Wal-Mart maintains a dress code policy permitting employees to wear logos and insignia, including union insignia, provided that the logos or graphics are no larger than the employee’s name badge and are “non-distracting” in nature. Indeed, Wal-Mart had permitted employees to display union insignia that complied with its policy. This charge, however, resulted from Wal-Mart’s prohibition of a pro-union pin that was larger than the size permitted in the dress code policy. An administrative law judge founds that Wal-Mart failed to demonstrate special circumstances requiring that the logos and graphics be “small” and “non-distracting,” and thus the policy violated Section 8(a)(1) of the NLRA.

In The Boeing Company (which we discussed in detail in a December 2017 E-lert), the Board divided workplace rules into three categories, depending on whether they (1) are lawful, (2) warrant individualized scrutiny, or (3) are unlawful under the National Labor Relations Act. The Board first found that the Boeing framework for analyzing facially neutral work rules was the appropriate standard for determining the lawfulness of the dress code policy. Next, the Board found that the maintenance of the rule had both lawful and unlawful applications. The Board held that the rule was lawful as to its application to areas of Wal-Mart’s stores where employees encounter customers in the course of performing their jobs (the “selling floor”). The Board reasoned that Wal-Mart’s justifications for the policy – enhancing customer service and protecting merchandise from theft and vandalism – outweighed the effect on an employee’s right to wear union insignia. The Board, however, found that the rule was unlawful as to its application to work areas away from the selling floor, where Wal-Mart’s above justifications were much weaker. There, the Board reasoned that Wal-Mart’s justifications did not outweigh the impact on employees’ right to wear union insignia.

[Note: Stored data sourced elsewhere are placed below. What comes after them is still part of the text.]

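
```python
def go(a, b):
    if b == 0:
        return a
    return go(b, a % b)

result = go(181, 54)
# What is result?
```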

The takeaway here is that the Board will scrutinize content-neutral dress code rules on a case-by-case basis. Thus, an employer must be prepared to offer legitimate business justification for rules that limit the wearing of union insignia. But this decision indicates that the Board may be more accepting of such rules in customer-facing areas of an employer’s operation, while being less forgiving where the rules are applicable to other work areas, absent a strong justification for the rule by an employer.